老师一结束讲课沈度便出了教室直奔食堂,刚进来就看到林以冬坐在椅子上拧着眉毛,对着碗里的食物发脾气。
林以冬擡头看了他一眼,收起筷子,说:“没什麽。”
然後她便埋头吃起来,不想理他,结果沈度也一直没和她搭话。
“再戳就要把碗戳穿了。”
半晌,沈度终于放下筷子,擡头对她说。
“你管我。”她说。
虽然说她和沈度两人现在都是自由之身,论理她不能干涉他的朋友圈,但谁让那人是江以宁。
“你平日那麽忙,又是给人讲题又是打水的,还要陪我吃饭,真是辛苦你了。”
沈度不是没听出她话里的阴阳怪气,“林以冬,你乱说什麽。”
“我乱说?”下一秒林以冬打开手机,点进那条帖子,结果上面显示‘帖子因违背公序良俗已被删除’。

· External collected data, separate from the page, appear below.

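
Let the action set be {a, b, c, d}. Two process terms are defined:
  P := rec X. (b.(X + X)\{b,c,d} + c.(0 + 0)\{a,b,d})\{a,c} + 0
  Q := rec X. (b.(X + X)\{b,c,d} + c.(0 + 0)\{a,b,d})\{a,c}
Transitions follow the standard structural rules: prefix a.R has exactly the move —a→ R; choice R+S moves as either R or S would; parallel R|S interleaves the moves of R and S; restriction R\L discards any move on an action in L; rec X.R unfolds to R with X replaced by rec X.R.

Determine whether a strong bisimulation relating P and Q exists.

YES

P's transition system — 2 states:
  s0 = rec X. (b.(X + X)\{b,c,d} + c.(0 + 0)\{a,b,d})\{a,c} + 0 | -b-> s1
  s1 = ((rec X. (b.(X + X)\{b,c,d} + c.(0 + 0)\{a,b,d})\{a,c} + 0) + (rec X. (b.(X + X)\{b,c,d} + c.(0 + 0)\{a,b,d})\{a,c} + 0))\{b,c,d}\{a,c} | deadlocked
Q's transition system — 2 states:
  t0 = rec X. (b.(X + X)\{b,c,d} + c.(0 + 0)\{a,b,d})\{a,c} | -b-> t1
  t1 = ((rec X. (b.(X + X)\{b,c,d} + c.(0 + 0)\{a,b,d})\{a,c}) + (rec X. (b.(X + X)\{b,c,d} + c.(0 + 0)\{a,b,d})\{a,c}))\{b,c,d}\{a,c} | deadlocked
Partition-refinement fixed point:
  B0 = {s0, t0}
  B1 = {s1, t1}
s0 ∈ B0, t0 ∈ B0 → same block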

“……你就当我乱说好了。”她把手机摔到饭桌上,“反正你对谁都好。”
*
和沈度不欢而散後,林以冬一下午都在生闷气。
因为沈度一直没来找她,好像就此把她这麻烦精甩了正好。
她在本子上乱画一通,这时王贵抻了个懒腰扭头看了她一眼。
“呦,我们昭姐什麽时候改当艺术家了?”
说着王贵抽出她垫在胳膊下的本子,看了看,认真点评道:“看看这抛物线,简直太抽象了。”
“这旁边的小人是谁啊?”
“……滚。”她抽回本子的同时又抽了他一记,“别烦我。”
说完她便蔫蔫地趴在桌子上。
这时王贵伸手戳了戳她的胳膊。
她啧了一声,把脸埋进臂弯里,说了声干嘛。
“昭姐,”王贵左顾右盼一圈後这才俯身贴近她耳边说,“要不要去唱歌?”
林以冬没动。
……
两分钟後,下午最後一节上课铃准时打响。
校园墙角处的香樟树下,有两道交叠的身影。
林以冬双脚踩到王贵肩上,左手还差一点就摸到墙沿。
“你再高一点。”
“这回呢”王贵问。
“好了好了。”
林以冬双手撑住墙沿,一使劲整个人坐了上去,然後扭头看了眼还站在墙边的王贵,催促道:“你快点儿啊,我可是看到铁面公主从教学楼里出来了。”
“还有四十米,三十米。”她说着。
“哪有人一秒走十米的,”王贵嘴上虽然这麽说,但人早就翻跳下了墙。
她嘿嘿笑了两声,“我们贵儿什麽时候这麽聪明了?”
“……”
今日守门的大爷换了人,两人不得已才选择翻墙出来。
念在林以冬脚踝上的伤还没有完全好,王贵难得大人有大量的没和她计较。
王贵接林以冬下来後,两人又猫着腰贴墙走了好一阵,待彻底避开门卫的视角後两人才大摇大摆地走到街对面。
另一边,高一教学楼三楼。
靠窗坐着的沈度将视线重新移到试卷上。
老师在讲台上滔滔不绝,他却一句都听不进去。
坐在旁边的张青瞥了他一眼,然後低头继续刷题。
没过几秒,那张桌子的主人不见踪影,仅剩地上那张被风吹落的空白卷。
又过了几秒,只见卷纸上沈度的名字上落下了一道深深的脚印。